The population is spread over farms in an area approximately 25 sqmi. The population is around 80. The mainstay of employment is sheep-farming.

Wildlife is plentiful with many examples of rare birds of Great Britain, such as the black grouse, Eurasian whimbrel and Eurasian curlew. The local beauty spot is a ford with wild flowers and a wood called Oldman Bottom, often mistakenly called "Old Man's Bottom".

The whole area is part of the North Pennines Area of Outstanding Natural Beauty.

The community centre was once a school for the area, but now serves as a venue for various local activities

== Governance ==
Sinderhope is in the unitary authority of Northumberland County Council, represented by the Tynedale Division. It is also part of Allendale Parish Council.
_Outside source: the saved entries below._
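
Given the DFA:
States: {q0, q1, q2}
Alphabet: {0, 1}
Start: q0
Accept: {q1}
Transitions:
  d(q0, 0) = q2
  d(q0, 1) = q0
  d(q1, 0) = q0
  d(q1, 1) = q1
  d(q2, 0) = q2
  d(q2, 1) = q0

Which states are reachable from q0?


BFS from q0:
  layer 0: {q0}
  layer 1: {q2}

{q0, q2}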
Sinderhope is in the parliamentary constituency of Hexham.

== Transport ==

===Road===
Sinderhope is about 3 mi from Allendale, and about 13 mi from Hexham.

===Bus===
Sinderhope is served by Go North East's 688 service, which connects it to Hexham.

== Sports ==
Sinderhope is home to Sinderhope Pony Trekking Centre.

Isaac's Tea Trail, a popular walk across the North Pennines, also goes through Sinderhope.

Sinderhope is also the base of some grouse shooting activities.